Supreme Court of Connecticut First Judicial District, Hartford, October Term, 1912Dec 19, 1912
86 Conn. 261 (Conn. 1912)
86 Conn. 26185 A. 379

A plaintiff in an action for slander is entitled to more than nominal damages if the words uttered are actionable per se are found to have been false and malicious. Evidence of the defendant's repetition of the slanderous words is admissible to prove actual malice and thus lay the foundation for enhanced damages. Evidence of an occurrence immaterial in itself may be admissible to fix the date of a fact to which a witness has testified. Upon cross-examination of the plaintiff she was asked if she had not been arrested for injuring the defendant's property and had not settled for the damage. Held that neither of these questions tended to show bias or affect the credibility of the witness, as claimed, and were therefore properly excluded, as, also, were similar questions subsequently asked for the same purpose of the defendant upon her direct examination. Where the trial court has before it a standard for comparison and other competent evidence tending to prove that the address on a package received by the plaintiff was written by the defendant, this court cannot say on appeal that the admission of the package in evidence was erroneous because it had not been shown that the defendant sent it.

Argued October 2d 1912

Decided December 19th, 1912.

ACTION for slander, brought to and tried by the Court of Common Pleas in Hartford County, Coats, J.; facts found and judgment rendered for the plaintiff for $150, and appeal by the defendant. No error.

Andrew J. Broughel and Birdsey E. Case, with whom was Joseph L. Barbour, for the appellant (defendant).

Sidney E. Clarke, for the appellee (plaintiff).

This is an action for slander. The slanderous words alleged were actionable per se, and the court found that they were false and malicious. It therefore properly overruled the defendant's claim that the plaintiff was entitled to only nominal damages.

The evidence of Mrs. Reed as to the speaking of the words was properly received. She stated, it is true, that they were spoken some time in February, the month in which the suit was commenced, and the ground of objection was that it did not appear that the words were uttered before the bringing of the action. But she fixed the date as being on the day that she learned that the plaintiff had received a certain letter from the defendant, and there was evidence offered tending to prove that this was on the twentieth of February. The action was commenced on the twenty-third of February.
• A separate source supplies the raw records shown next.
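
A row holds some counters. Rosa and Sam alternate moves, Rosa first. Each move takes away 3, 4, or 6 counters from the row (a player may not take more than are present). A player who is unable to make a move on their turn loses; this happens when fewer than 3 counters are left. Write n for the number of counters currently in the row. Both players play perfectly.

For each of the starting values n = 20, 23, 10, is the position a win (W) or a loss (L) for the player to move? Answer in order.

Use the standard recursion: the mover loses at a terminal position; elsewhere, the mover wins exactly when some move hands the opponent an L position.
n=0: no move → L
n=1: no move → L
n=2: no move → L
n=3: can move to 0, which is L ⇒ W
n=4: can move to 1, which is L ⇒ W
n=5: can move to 2, which is L ⇒ W
n=6: can move to 2, which is L ⇒ W
n=7: can move to 1, which is L ⇒ W
n=8: can move to 2, which is L ⇒ W
n=9: moves to 6(W), 5(W), 3(W); every one is W ⇒ L
n=10: moves to 7(W), 6(W), 4(W); every one is W ⇒ L
n=11: moves to 8(W), 7(W), 5(W); every one is W ⇒ L
n=12: can move to 9, which is L ⇒ W
n=13: can move to 10, which is L ⇒ W
n=14: can move to 11, which is L ⇒ W
n=15: can move to 11, which is L ⇒ W
n=16: can move to 10, which is L ⇒ W
n=17: can move to 11, which is L ⇒ W
n=18: moves to 15(W), 14(W), 12(W); every one is W ⇒ L
n=19: moves to 16(W), 15(W), 13(W); every one is W ⇒ L
n=20: moves to 17(W), 16(W), 14(W); every one is W ⇒ L
n=21: can move to 18, which is L ⇒ W
n=22: can move to 19, which is L ⇒ W
n=23: can move to 20, which is L ⇒ W

20: L, 23: W, 10: L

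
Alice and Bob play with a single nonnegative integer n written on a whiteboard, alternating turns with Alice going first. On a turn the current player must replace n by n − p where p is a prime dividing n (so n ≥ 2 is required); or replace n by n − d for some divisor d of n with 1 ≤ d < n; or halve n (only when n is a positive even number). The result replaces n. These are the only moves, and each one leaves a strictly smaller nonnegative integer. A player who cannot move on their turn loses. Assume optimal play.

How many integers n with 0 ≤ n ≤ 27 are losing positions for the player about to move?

7

Label each position W (a win for the player to move) or L (a loss). A position with no legal move is L; any other position is W exactly when some move reaches an L, and L when every move reaches a W.
n=0: no move → L
n=1: no move → L
n=2: W (go to 0, an L position)
n=3: W (go to 0, an L position)
n=4: L (options 2(W), 3(W) are all W)
n=5: W (go to 0, an L position)
n=6: W (go to 4, an L position)
n=7: W (go to 0, an L position)
n=8: W (go to 4, an L position)
n=9: L (options 6(W), 8(W) are all W)
n=10: W (go to 9, an L position)
n=11: W (go to 0, an L position)
n=12: W (go to 9, an L position)
n=13: W (go to 0, an L position)
n=14: L (options 7(W), 12(W), 13(W) are all W)
n=15: W (go to 14, an L position)
n=16: W (go to 14, an L position)
n=17: W (go to 0, an L position)
n=18: W (go to 9, an L position)
n=19: W (go to 0, an L position)
n=20: L (options 10(W), 15(W), 16(W), 18(W), 19(W) are all W)
n=21: W (go to 14, an L position)
n=22: W (go to 20, an L position)
n=23: W (go to 0, an L position)
n=24: W (go to 20, an L position)
n=25: W (go to 20, an L position)
n=26: L (options 13(W), 24(W), 25(W) are all W)
n=27: W (go to 26, an L position)
L entries with 0 ≤ n ≤ 27: n = 0, 1, 4, 9, 14, 20, 26; that makes 7.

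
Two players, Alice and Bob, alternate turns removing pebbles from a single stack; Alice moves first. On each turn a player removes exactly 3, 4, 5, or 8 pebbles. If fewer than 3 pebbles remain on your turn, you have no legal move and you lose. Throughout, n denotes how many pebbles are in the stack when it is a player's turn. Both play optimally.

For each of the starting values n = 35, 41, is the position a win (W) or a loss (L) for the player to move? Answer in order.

Classify positions by backward induction: terminal positions (no move available) are L. From any other position, the mover wins iff some move reaches an L.
n=0: no move → L
n=1: no move → L
n=2: no move → L
n=3: reaches L-position 0 → W
n=4: reaches L-position 1 → W
n=5: reaches L-position 2 → W
n=6: reaches L-position 2 → W
n=7: reaches L-position 2 → W
n=8: reaches L-position 0 → W
n=9: reaches L-position 1 → W
n=10: reaches L-position 2 → W
n=11: only reaches 8(W), 7(W), 6(W), 3(W), all W → L
n=12: only reaches 9(W), 8(W), 7(W), 4(W), all W → L
n=13: only reaches 10(W), 9(W), 8(W), 5(W), all W → L
n=14: reaches L-position 11 → W
n=15: reaches L-position 12 → W
n=16: reaches L-position 13 → W
n=17: reaches L-position 13 → W
n=18: reaches L-position 13 → W
n=19: reaches L-position 11 → W
n=20: reaches L-position 12 → W
n=21: reaches L-position 13 → W
n=22: only reaches 19(W), 18(W), 17(W), 14(W), all W → L
n=23: only reaches 20(W), 19(W), 18(W), 15(W), all W → L
n=24: only reaches 21(W), 20(W), 19(W), 16(W), all W → L
n=25: reaches L-position 22 → W
n=26: reaches L-position 23 → W
n=27: reaches L-position 24 → W
n=28: reaches L-position 24 → W
n=29: reaches L-position 24 → W
n=30: reaches L-position 22 → W
n=31: reaches L-position 23 → W
n=32: reaches L-position 24 → W
n=33: only reaches 30(W), 29(W), 28(W), 25(W), all W → L
n=34: only reaches 31(W), 30(W), 29(W), 26(W), all W → L
n=35: only reaches 32(W), 31(W), 30(W), 27(W), all W → L
n=36: reaches L-position 33 → W
n=37: reaches L-position 34 → W
n=38: reaches L-position 35 → W
n=39: reaches L-position 35 → W
n=40: reaches L-position 35 → W
n=41: reaches L-position 33 → W

35: L, 41: W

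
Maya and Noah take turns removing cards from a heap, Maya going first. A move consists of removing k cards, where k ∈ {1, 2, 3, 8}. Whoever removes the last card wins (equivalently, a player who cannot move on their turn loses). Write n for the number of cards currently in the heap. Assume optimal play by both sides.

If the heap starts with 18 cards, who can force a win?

Positions with no move are L. A position that does have a move is losing for the player to move precisely when every available move leads to a winning position for the opponent. Fill in the labels:
n=0: no move → L
n=1: →0(L), so W
n=2: →0(L), so W
n=3: →0(L), so W
n=4: →3(W), 2(W), 1(W) — all W, so L
n=5: →4(L), so W
n=6: →4(L), so W
n=7: →4(L), so W
n=8: →0(L), so W
n=9: →8(W), 7(W), 6(W), 1(W) — all W, so L
n=10: →9(L), so W
n=11: →9(L), so W
n=12: →9(L), so W
n=13: →12(W), 11(W), 10(W), 5(W) — all W, so L
n=14: →13(L), so W
n=15: →13(L), so W
n=16: →13(L), so W
n=17: →9(L), so W
n=18: →17(W), 16(W), 15(W), 10(W) — all W, so L
The starting position 18 is L: whatever Maya does, the opponent receives a W position.

Noah wins.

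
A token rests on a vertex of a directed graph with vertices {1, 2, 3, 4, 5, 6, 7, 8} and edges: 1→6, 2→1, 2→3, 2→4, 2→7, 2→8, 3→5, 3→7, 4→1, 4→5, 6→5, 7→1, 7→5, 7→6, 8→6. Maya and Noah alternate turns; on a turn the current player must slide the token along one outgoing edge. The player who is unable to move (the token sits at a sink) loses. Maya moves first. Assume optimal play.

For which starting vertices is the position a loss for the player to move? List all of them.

1, 5, 8

Classify positions by backward induction: terminal positions (no move available) are L. From any other position, the mover wins iff some move reaches an L.
Every edge goes from a vertex to one that appears earlier in the order 5, 6, 1, 7, 4, 8, 3, 2, so processing vertices in that order labels each vertex after all of its successors.
5: no outgoing edge → L
6: can move to 5, which is L ⇒ W
1: the only move is to 6(W), a W ⇒ L
7: can move to 1, which is L ⇒ W
4: can move to 1, which is L ⇒ W
8: the only move is to 6(W), a W ⇒ L
3: can move to 5, which is L ⇒ W
2: can move to 8, which is L ⇒ W
Reading off the rows marked L gives the requested list; there are 3 such vertices.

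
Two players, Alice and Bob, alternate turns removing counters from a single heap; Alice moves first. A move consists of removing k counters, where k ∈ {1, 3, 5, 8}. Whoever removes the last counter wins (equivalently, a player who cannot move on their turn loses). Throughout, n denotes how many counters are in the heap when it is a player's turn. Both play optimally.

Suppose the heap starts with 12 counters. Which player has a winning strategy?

Label each position W (a win for the player to move) or L (a loss). A position with no legal move is L; any other position is W exactly when some move reaches an L, and L when every move reaches a W.
n=0: no move → L
n=1: W (go to 0, an L position)
n=2: L (sole option 1(W) is W)
n=3: W (go to 2, an L position)
n=4: L (options 3(W), 1(W) are all W)
n=5: W (go to 4, an L position)
n=6: L (options 5(W), 3(W), 1(W) are all W)
n=7: W (go to 6, an L position)
n=8: W (go to 0, an L position)
n=9: W (go to 6, an L position)
n=10: W (go to 2, an L position)
n=11: W (go to 6, an L position)
n=12: W (go to 4, an L position)
From 12 Alice can remove 8, leaving 4, reaching an L position.

Alice wins.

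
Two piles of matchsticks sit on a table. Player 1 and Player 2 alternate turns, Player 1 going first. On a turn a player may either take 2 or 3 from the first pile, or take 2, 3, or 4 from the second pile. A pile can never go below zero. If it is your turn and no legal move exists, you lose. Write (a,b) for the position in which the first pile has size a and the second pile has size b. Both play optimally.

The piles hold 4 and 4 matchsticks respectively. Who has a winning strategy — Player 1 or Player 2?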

The testimony of the same witness, to prove a subsequent repetition of the same words by the defendant concerning the plaintiff, was properly received for the purpose for which it was offered, to prove actual malice and thus lay the foundation for enhanced damages.

The letter from the defendant to the plaintiff, Exhibit A, was properly received in evidence in connection with testimony showing that it was the one referred to by Mrs. Reed, that it was received by the plaintiff on February twentieth, and that she at once notified Mrs. Reed by telephone that she had received it. The evidence tended to fix the time when the slander was uttered, and to show that it was prior to the bringing of the action.

The questions asked the plaintiff on cross-examination as to her previous arrest for damaging the defendant's property, and her having settled for such damage, were properly excluded. Neither of them tended to show a contradiction of the witness' former statements and thus affect her credibility, and they were not admissible as tending to show bias on the part of the plaintiff in giving her testimony, these being the grounds upon which they were claimed. Similar questions asked of the defendant for the same purpose upon direct examination were also properly excluded.

The admission of the package, Exhibit B, a package claimed to have been sent by the defendant to the plaintiff, was objected to upon the ground that it had not been shown that the defendant sent it. The court had before it Exhibit A, acknowledged by the defendant to have been written by her, and the address upon the wrapper of Exhibit B. There was also the testimony of witnesses that in their opinion the writing on the wrapper of the package was the defendant's. We cannot say that the court erred in overruling the objection and admitting the exhibit.

The correctness of the court's action in refusing to find certain facts and in finding others improperly, is raised on the appeal. We have examined the evidence and find no ground for changing the finding as made.